Speaking to WealthPK, Muhammad Bilal Ejaz, a research analyst at Ismail Iqbal Securities, underscored the fragility of the current growth outlook. “We are seeing modest recovery in some sectors, but unless macroeconomic policy strikes a balance between stabilisation and stimulation, industrial momentum will remain constrained,” he noted.
He also pointed out that current monetary conditions and structural inefficiencies continue to suppress the economy’s supply-side response, making growth sensitive to even minor shocks. Commenting on the broader economic climate, Rao Asad, an economist and financial analyst at the Federation of Pakistan Chambers of Commerce and Industry (FPCCI), noted that while specific macroeconomic indicators are starting to show signs of improvement, they have not yet translated into tangible economic activity.

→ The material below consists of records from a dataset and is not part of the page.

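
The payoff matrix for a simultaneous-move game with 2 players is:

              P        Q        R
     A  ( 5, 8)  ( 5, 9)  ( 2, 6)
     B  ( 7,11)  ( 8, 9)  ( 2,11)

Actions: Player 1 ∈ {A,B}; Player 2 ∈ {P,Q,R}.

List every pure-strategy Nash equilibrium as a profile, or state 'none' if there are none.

(A,P): not NE [P1→B gives 7>5; P2→Q gives 9>8]
(A,Q): not NE [P1→B gives 8>5]
(A,R): not NE [P2→Q gives 9>6]
(B,P): NE
(B,Q): not NE [P2→R gives 11>9]
(B,R): NE

Nash profiles: (B,P), (B,R)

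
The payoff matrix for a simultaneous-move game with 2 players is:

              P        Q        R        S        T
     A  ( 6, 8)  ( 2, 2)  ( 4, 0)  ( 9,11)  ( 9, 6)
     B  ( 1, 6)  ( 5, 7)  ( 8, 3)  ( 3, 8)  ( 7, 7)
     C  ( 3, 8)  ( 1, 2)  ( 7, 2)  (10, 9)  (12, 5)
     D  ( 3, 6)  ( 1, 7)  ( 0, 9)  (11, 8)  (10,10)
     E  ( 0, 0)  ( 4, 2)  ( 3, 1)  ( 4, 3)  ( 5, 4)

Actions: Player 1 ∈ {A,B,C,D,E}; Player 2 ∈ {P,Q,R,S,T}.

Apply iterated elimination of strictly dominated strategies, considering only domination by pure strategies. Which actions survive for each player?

P2 drop P (S beats it: A:11>8 B:8>6 C:9>8 D:8>6 E:3>0)
P2 drop Q (S beats it: A:11>2 B:8>7 C:9>2 D:8>7 E:3>2)
P1 drop A (C beats it: R:7>4 S:10>9 T:12>9)
P1 drop E (C beats it: R:7>3 S:10>4 T:12>5)
P2 drop R (T beats it: B:7>3 C:5>2 D:10>9)
P1 drop B (C beats it: S:10>3 T:12>7)
P1→{C,D} P2→{S,T}

IESDS → P1:{C,D} P2:{S,T}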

“Remittances are showing an upward trajectory on a month-on-month basis, which is a welcome development on the external front. However, LSM data continues to show a negative trend, with a 3.7% decrease recorded in December,” he said. Asad added that a key drag on GDP performance remains the agriculture sector, whose growth slowed to just 1.2% in 1QFY25 from 8.1% in 1QFY24. “This sharp deceleration weighed heavily on first-quarter GDP, which remained below 1%.”
“Even though headline indicators like inflation, exchange rate, and current account position have improved somewhat, they are not stimulating growth yet,” he noted. According to him, the prevailing monetary policy rate remains considerably above equilibrium. “Still, a cautious approach appears rational under the current circumstances,” he said, referring to the central bank’s trade-off between inflation control and economic recovery. Despite the structural weaknesses, some cautious optimism exists.
A downward revision of industrial electricity tariffs and easing inflation could help reduce cost pressures on businesses. “But without a substantial revival in investment and private sector credit uptake, these adjustments alone are unlikely to lift LSM out of contraction,” noted Ejaz, the research analyst at Ismail Iqbal Securities. “Policymakers must balance macroeconomic stability with targeted stimulus in energy pricing, input cost relief, and credit facilitation to industries,” he added.
Structural constraints remain deep-rooted in Pakistan’s economy, with industrial recovery still elusive despite improved macro indicators. Without reforms that support productivity, energy affordability, and investor confidence, growth is likely to remain muted. Energy sector reforms and increased credit availability could yield modest gains; however, a long-term recovery requires more robust policy support.